Nanoscale materials represent a class of substances that approach the size of individual atoms, about 0.1 to 10 nanometers, in at least one dimension. These materials exhibit properties that are unique from larger scale substances, and they are essential to advancing a wide array of technologies, from magnetic data-storage systems to superconducting quantum computers to biomaterials and biomedical applications.
To study and use these materials, tools are required to examine them at the atomic level while minimizing any disturbance to their structure. Electron microscopy, which uses electron beams to -see- atoms, is one of the fundamental means by which the structures of nanoscale materials can be studied.
Current designs of high-resolution transmission electron microscopes require a lens to focus an electron beam on the specimen surface, said University of Illinois Chicago physicist Robert Klie.
-A side effect of this design is that the sample material is inadvertently exposed to a high magnetic field, so turning the lens off to eliminate the magnetic field when studying magnetic or superconducting materials makes atomic-resolution analysis impossible,- he said.
UIC researchers will soon have a new tool built to overcome the side effect.
Through an $4 million National Science Foundation grant, UIC will be home to the world’s first analytical, aberration-corrected and monochromated transmission electron microscope with a magnetic field-free objective lens. UIC, through the Office of the Vice Chancellor for Research, will contribute the required cost-share of 30%, or $1.7 million, toward the total instrument cost. OVCR will also contribute nearly $4M to renovate space in the Center for Structural Biology not only to house this microscope, but to refresh some of their other shared research facilities.

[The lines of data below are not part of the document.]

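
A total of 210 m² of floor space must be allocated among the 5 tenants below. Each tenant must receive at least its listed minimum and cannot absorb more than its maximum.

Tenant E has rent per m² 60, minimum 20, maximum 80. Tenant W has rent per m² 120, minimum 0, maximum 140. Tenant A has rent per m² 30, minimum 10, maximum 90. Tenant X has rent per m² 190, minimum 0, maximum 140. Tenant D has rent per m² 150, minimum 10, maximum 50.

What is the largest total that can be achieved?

Meeting every minimum uses 20+0+10+0+10 = 40 m², leaving 170.
Rank by rent per m²: Tenant X 190 > Tenant D 150 > Tenant W 120 > Tenant E 60 > Tenant A 30.
Give Tenant X 140 more to hit its cap of 140 ; 30 left.
Only 30 left; Tenant D takes them to reach 40.
Total = 60×20 + 30×10 + 190×140 + 150×40 = 34100.

34100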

-The instrument acquired through this grant has a new lens design, providing a magnetic-field-free sample region and, when combined with a nearly mono-energetic electron source, allows for atomic-resolution imaging as well as chemical analysis of these critical materials,- said Klie, UIC professor of physics and the project’s principal investigator.
The instrument will also be equipped with several sample or specimen stages that allow researchers to heat, cool or expose materials to liquids or a controlled magnetic field. The monochromated electron source will also allow for new spectroscopy measurements of materials that undergo changes in structure or properties, including magnetic ordering or superconducting transition, at atomic resolution.
Students and scientists at UIC, and across the Midwest and U.S., will also benefit from the microscope acquisition, according to the researchers. The only other microscope similar to this in the world is currently at the University of Tokyo.
Results from experiments using the field-free transmission electron microscope will be integrated into new and existing courses at UIC and help inform new online teaching resources. Annual workshops, sessions at national and international conferences and engagement with local microscopy societies are also part of the principal investigators- plans.
-In awarding this grant to UIC, the foundation acknowledged the university’s status as a Research-1 level institution and its ability to deliver hands-on research and learning opportunities in cutting-edge quantum, superconducting or biomaterials science to a diverse undergraduate and graduate student community,- Klie said.
The award is issued through the National Science Foundation’s Major Research Instrumentation Program, which supports the development or acquisition of multi-user research instruments that are critical to the advancement of science and engineering, specifically for research and research training at institutions of higher education and not-for-profit scientific/engineering research organizations.
Serving as co-principal investigators on the project are Russell Hemley, College of Liberal Arts and Sciences Distinguished Chair in the Natural Sciences; Jordi Cabana, UIC professor of chemistry; Thomas Searles, UIC associate professor of electrical and computer engineering; and Matthew Daly, UIC assistant professor of civil, materials and environmental engineering. Additional UIC co-principal investigators and senior personnel involved with the project are Fengyuan Shi, director of the Electron Microscopy Core; Kevin Boergens, research assistant professor of physics; Rus Pesavento, research assistant professor of oral biology; Preston Snee, associate professor of chemistry; Jeremiah Abiade, associate professor of mechanical and industrial engineering; and Reza Shahbazian-Yassar, professor of mechanical and industrial engineering.